Thüringen:Demenzkranke Schwiegermutter getötet - Bewährungsstrafe für 38-Jährigen

Die jahrelange Pflege seiner dementen Schwiegermutter hat einen berufstätigen Familienvater an die Grenzen seiner Belastbarkeit gebracht - er verletzte die pflegebedürftige 59-Jährige tödlich. Das Gericht wertete die Tat als "Augenblicksversagen".

Er verlor die Nerven und trat zu: Nach dem Tod seiner demenzkranken Schwiegermutter ist ein 38-Jähriger für seine Tat zu einer zweijährigen Bewährungsstrafe verurteilt worden, außerdem muss er eine Geldauflage von 4.000 Euro zahlen. Das Landgericht Meiningen in Thüringen sprach den dreifachen Familienvater der Körperverletzung mit Todesfolge im minderschweren Fall für schuldig.

Der Mann hatte die 59-jährige Frau im Mai 2011 mehrfach heftig in den Bauch getreten, nachdem diese wiederholt gestürzt war und auf den Boden gepinkelt hatte. Sie starb kurz darauf an ihren inneren Verletzungen im Krankenhaus.

Das Gericht hielt den berufstätigen Mann mit der jahrelangen Pflege seiner Schwiegermutter für überfordert. "Die Frau war schwer pflegebedürftig und hätte in ein Heim gehört", sagte der Vorsitzende Richter. Eine derart aufwendige Pflege, Job und drei Kinder im Haus seien eine extreme Dauerbelastung. So sprach der Richter von einem "Augenblicksversagen" des Angeklagten.

Familie lehnte Einweisung in Heim ab

Die Richter hatten das Geständnis des gelernten Metzgers zum Prozessauftakt als strafmildernd gewertet. Bei seiner polizeilichen Vernehmung hatte er den Tod der Frau noch als Unglücksfall geschildert.
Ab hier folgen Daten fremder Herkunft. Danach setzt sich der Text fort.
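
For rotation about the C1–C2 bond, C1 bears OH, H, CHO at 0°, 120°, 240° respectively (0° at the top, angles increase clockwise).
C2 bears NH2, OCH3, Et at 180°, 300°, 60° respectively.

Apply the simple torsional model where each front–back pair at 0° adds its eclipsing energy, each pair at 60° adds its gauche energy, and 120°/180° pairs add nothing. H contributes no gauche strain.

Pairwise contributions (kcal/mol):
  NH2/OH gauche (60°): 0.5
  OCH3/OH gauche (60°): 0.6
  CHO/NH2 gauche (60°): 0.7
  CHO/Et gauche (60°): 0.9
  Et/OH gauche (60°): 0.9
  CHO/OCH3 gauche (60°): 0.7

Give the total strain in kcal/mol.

2.9 kcal/mol

This conformer (staggered): OH–OCH3 gauche, OH–Et gauche, CHO–NH2 gauche, CHO–OCH3 gauche; 0.6 + 0.9 + 0.7 + 0.7 = 2.9 kcal/mol.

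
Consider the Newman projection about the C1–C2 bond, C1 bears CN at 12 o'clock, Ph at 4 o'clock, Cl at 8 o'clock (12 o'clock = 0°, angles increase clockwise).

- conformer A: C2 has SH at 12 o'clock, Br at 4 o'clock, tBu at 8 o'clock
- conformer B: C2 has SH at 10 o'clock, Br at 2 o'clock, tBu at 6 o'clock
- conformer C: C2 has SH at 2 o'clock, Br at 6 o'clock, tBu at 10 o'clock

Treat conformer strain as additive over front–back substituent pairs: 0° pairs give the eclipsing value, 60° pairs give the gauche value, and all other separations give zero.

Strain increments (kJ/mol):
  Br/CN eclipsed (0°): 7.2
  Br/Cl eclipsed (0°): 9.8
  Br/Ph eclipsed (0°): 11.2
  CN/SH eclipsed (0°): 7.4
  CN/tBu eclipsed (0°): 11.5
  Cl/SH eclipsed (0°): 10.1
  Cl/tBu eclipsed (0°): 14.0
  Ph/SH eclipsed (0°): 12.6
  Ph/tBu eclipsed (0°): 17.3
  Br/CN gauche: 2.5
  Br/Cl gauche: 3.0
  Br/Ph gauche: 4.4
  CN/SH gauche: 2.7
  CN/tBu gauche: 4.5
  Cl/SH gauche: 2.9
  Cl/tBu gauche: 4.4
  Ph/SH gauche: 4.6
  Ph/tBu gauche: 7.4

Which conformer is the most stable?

A is eclipsed. CN at 0° is eclipsed with SH at 0° (7.4); Ph at 120° is eclipsed with Br at 120° (11.2); Cl at 240° is eclipsed with tBu at 240° (14.0). Total 32.6 kJ/mol.
B is staggered. CN at 0° is gauche with SH at 300° (2.7); CN at 0° is gauche with Br at 60° (2.5); Ph at 120° is gauche with Br at 60° (4.4); Ph at 120° is gauche with tBu at 180° (7.4); Cl at 240° is gauche with SH at 300° (2.9); Cl at 240° is gauche with tBu at 180° (4.4). Total 24.3 kJ/mol.
C is staggered. CN at 0° is gauche with SH at 60° (2.7); CN at 0° is gauche with tBu at 300° (4.5); Ph at 120° is gauche with SH at 60° (4.6); Ph at 120° is gauche with Br at 180° (4.4); Cl at 240° is gauche with Br at 180° (3.0); Cl at 240° is gauche with tBu at 300° (4.4). Total 23.6 kJ/mol.
C has the lowest total (23.6 kJ/mol).

C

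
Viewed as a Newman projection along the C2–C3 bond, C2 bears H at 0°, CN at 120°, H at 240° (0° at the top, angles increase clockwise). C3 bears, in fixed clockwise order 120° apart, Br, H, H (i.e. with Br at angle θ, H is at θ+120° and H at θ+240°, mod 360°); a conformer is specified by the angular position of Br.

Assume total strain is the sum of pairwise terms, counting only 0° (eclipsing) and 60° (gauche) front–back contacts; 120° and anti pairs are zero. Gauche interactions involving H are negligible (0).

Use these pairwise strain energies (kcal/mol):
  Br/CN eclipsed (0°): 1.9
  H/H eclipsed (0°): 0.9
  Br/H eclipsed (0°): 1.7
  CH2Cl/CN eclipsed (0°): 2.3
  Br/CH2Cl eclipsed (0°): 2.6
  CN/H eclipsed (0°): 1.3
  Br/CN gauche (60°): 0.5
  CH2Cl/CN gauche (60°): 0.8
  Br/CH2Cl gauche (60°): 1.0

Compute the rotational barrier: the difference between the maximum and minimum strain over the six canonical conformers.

3.9 kcal/mol

Br at 0° (eclipsed): H–Br eclipsed, CN–H eclipsed, H–H eclipsed; 1.7 + 1.3 + 0.9 = 3.9 kcal/mol.
Br at 60° (staggered): CN–Br gauche; 0.5 = 0.5 kcal/mol.
Br at 120° (eclipsed): H–H eclipsed, CN–Br eclipsed, H–H eclipsed; 0.9 + 1.9 + 0.9 = 3.7 kcal/mol.
Br at 180° (staggered): CN–Br gauche; 0.5 = 0.5 kcal/mol.
Br at 240° (eclipsed): H–H eclipsed, CN–H eclipsed, H–Br eclipsed; 0.9 + 1.3 + 1.7 = 3.9 kcal/mol.
Br at 300° (staggered): no non-H gauche contacts → 0.0 kcal/mol.
Max at 0° (3.9 kcal/mol), min at 300° (0.0 kcal/mol); barrier = 3.9 kcal/mol.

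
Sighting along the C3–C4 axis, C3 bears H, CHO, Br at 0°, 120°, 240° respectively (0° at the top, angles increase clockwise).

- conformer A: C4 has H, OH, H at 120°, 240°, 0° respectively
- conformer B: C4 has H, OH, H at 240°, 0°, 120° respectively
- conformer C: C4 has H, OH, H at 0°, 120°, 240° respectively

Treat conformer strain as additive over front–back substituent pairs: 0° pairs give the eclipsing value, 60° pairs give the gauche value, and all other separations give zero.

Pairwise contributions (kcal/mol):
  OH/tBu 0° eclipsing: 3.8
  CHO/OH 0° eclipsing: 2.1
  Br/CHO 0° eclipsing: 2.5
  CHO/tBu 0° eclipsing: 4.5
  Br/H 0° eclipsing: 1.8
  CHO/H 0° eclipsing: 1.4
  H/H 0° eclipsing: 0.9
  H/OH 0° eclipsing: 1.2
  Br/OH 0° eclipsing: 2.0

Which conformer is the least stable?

C

A (eclipsed): H–H eclipsed, CHO–H eclipsed, Br–OH eclipsed; 0.9 + 1.4 + 2.0 = 4.3 kcal/mol.
B (eclipsed): H–OH eclipsed, CHO–H eclipsed, Br–H eclipsed; 1.2 + 1.4 + 1.8 = 4.4 kcal/mol.
C (eclipsed): H–H eclipsed, CHO–OH eclipsed, Br–H eclipsed; 0.9 + 2.1 + 1.8 = 4.8 kcal/mol.
C has the highest total (4.8 kcal/mol).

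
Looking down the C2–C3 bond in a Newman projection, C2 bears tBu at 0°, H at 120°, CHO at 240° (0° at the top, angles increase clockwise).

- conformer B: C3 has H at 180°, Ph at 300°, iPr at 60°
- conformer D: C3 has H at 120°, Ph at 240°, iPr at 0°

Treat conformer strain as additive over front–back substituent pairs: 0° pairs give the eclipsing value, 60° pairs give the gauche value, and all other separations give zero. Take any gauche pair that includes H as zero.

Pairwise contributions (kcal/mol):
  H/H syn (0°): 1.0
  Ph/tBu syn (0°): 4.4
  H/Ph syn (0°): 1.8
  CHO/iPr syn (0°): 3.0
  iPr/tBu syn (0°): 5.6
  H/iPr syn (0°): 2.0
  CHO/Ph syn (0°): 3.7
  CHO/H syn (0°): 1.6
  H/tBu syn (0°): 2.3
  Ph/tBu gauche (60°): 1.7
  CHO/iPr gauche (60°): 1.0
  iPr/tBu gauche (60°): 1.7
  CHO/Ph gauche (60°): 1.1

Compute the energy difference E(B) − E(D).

B is staggered. tBu at 0° is gauche with Ph at 300° (1.7); tBu at 0° is gauche with iPr at 60° (1.7); CHO at 240° is gauche with Ph at 300° (1.1). Total 4.5 kcal/mol.
D is eclipsed. tBu at 0° is eclipsed with iPr at 0° (5.6); H at 120° is eclipsed with H at 120° (1.0); CHO at 240° is eclipsed with Ph at 240° (3.7). Total 10.3 kcal/mol.
E(B) − E(D) = 4.5 − 10.3 = -5.8 kcal/mol.

-5.8 kcal/mol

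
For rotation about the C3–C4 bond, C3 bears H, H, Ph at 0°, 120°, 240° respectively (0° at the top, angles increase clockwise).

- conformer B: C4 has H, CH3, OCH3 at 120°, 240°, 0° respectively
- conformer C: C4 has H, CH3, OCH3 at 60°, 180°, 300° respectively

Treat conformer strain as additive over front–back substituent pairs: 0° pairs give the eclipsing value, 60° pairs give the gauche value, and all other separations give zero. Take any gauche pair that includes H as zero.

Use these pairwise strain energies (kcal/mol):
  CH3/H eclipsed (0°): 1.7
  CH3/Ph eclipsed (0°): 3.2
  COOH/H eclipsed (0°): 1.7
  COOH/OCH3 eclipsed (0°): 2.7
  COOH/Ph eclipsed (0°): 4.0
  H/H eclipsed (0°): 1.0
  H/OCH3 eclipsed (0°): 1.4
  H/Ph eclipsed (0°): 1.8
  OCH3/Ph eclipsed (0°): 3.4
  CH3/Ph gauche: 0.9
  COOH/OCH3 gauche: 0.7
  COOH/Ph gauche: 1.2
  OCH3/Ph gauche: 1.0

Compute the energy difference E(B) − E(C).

+3.7 kcal/mol

B is eclipsed. H at 0° is eclipsed with OCH3 at 0° (1.4); H at 120° is eclipsed with H at 120° (1.0); Ph at 240° is eclipsed with CH3 at 240° (3.2). Total 5.6 kcal/mol.
C is staggered. Ph at 240° is gauche with CH3 at 180° (0.9); Ph at 240° is gauche with OCH3 at 300° (1.0). Total 1.9 kcal/mol.
E(B) − E(C) = 5.6 − 1.9 = +3.7 kcal/mol.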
Der Verteidiger des Angeklagten hatte erklärt, seinem Mandanten sei am Tattag "die Sicherung rausgeflogen".

Die Pflege der 59-Jährigen habe das Familienleben stark belastet. Die Frau lebte seit März 2007 im Haus ihres Schwiegersohnes im Kreis Hildburghausen. Sie wurde von ihrer Tochter und deren Mann gemeinsam gepflegt, tagsüber wurde die Frau in einer Einrichtung betreut. Trotz der aufwendigen Pflege lehnte die Familie die Einweisung in ein Heim ab. "Wir wollten sie erst dorthin geben, wenn es gar nicht mehr geht", sagte der Angeklagte.
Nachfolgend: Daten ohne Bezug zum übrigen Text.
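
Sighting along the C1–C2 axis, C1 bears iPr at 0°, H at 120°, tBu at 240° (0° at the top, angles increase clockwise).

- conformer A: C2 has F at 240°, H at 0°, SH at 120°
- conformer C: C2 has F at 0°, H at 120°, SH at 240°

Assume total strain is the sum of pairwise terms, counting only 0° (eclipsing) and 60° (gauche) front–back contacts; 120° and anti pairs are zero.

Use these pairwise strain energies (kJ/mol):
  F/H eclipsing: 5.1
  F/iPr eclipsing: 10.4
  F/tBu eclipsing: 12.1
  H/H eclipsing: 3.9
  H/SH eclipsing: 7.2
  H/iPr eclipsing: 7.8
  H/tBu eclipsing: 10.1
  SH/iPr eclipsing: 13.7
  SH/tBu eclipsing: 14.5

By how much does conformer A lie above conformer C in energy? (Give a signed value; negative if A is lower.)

A is eclipsed. iPr at 0° is eclipsed with H at 0° (7.8); H at 120° is eclipsed with SH at 120° (7.2); tBu at 240° is eclipsed with F at 240° (12.1). Total 27.1 kJ/mol.
C is eclipsed. iPr at 0° is eclipsed with F at 0° (10.4); H at 120° is eclipsed with H at 120° (3.9); tBu at 240° is eclipsed with SH at 240° (14.5). Total 28.8 kJ/mol.
E(A) − E(C) = 27.1 − 28.8 = -1.7 kJ/mol.

-1.7 kJ/mol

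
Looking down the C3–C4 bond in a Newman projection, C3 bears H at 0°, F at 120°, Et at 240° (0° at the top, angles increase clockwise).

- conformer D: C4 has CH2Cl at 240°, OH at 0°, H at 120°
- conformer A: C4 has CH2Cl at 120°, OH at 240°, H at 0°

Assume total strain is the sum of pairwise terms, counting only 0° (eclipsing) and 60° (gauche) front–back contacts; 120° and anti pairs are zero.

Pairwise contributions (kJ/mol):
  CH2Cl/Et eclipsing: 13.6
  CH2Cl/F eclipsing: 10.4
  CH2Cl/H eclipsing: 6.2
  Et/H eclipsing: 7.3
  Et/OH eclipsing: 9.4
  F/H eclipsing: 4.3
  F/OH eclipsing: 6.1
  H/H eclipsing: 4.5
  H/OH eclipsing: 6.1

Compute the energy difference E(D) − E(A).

-0.3 kJ/mol

D (eclipsed): H–OH eclipsed, F–H eclipsed, Et–CH2Cl eclipsed; 6.1 + 4.3 + 13.6 = 24.0 kJ/mol.
A (eclipsed): H–H eclipsed, F–CH2Cl eclipsed, Et–OH eclipsed; 4.5 + 10.4 + 9.4 = 24.3 kJ/mol.
E(D) − E(A) = 24.0 − 24.3 = -0.3 kJ/mol.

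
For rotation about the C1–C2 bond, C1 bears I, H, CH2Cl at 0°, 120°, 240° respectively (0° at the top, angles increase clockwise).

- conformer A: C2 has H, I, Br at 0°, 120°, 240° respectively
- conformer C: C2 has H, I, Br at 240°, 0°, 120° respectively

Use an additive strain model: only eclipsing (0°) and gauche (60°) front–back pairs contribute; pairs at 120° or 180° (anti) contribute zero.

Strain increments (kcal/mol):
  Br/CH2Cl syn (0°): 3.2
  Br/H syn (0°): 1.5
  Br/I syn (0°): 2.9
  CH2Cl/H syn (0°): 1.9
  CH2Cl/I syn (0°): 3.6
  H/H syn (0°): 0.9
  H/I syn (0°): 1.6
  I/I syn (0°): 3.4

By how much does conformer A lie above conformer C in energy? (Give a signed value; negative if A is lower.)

-0.4 kcal/mol

A (eclipsed): I(0°)/H(0°) eclipsed 1.6; H(120°)/I(120°) eclipsed 1.6; CH2Cl(240°)/Br(240°) eclipsed 3.2 → 6.4 kcal/mol.
C (eclipsed): I(0°)/I(0°) eclipsed 3.4; H(120°)/Br(120°) eclipsed 1.5; CH2Cl(240°)/H(240°) eclipsed 1.9 → 6.8 kcal/mol.
E(A) − E(C) = 6.4 − 6.8 = -0.4 kcal/mol.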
Die pflegebedürftige Frau, der ein Hirntumor entfernt worden war, stürzte häufig, konnte sich schlecht bewegen und musste unter anderem gewindelt werden. Altenpflegerinnen sagten vor Gericht, die Frau habe rund um die Uhr beaufsichtigt werden müssen; die Pflege in der Familie sei daher kaum noch zu stemmen gewesen.

1,4 Millionen Demenzkranke in Deutschland

Nach Angaben der Alzheimer Gesellschaft gibt es bundesweit rund 1,4 Millionen Demenzkranke, von denen zwei Drittel zu Hause von Angehörigen betreut werden.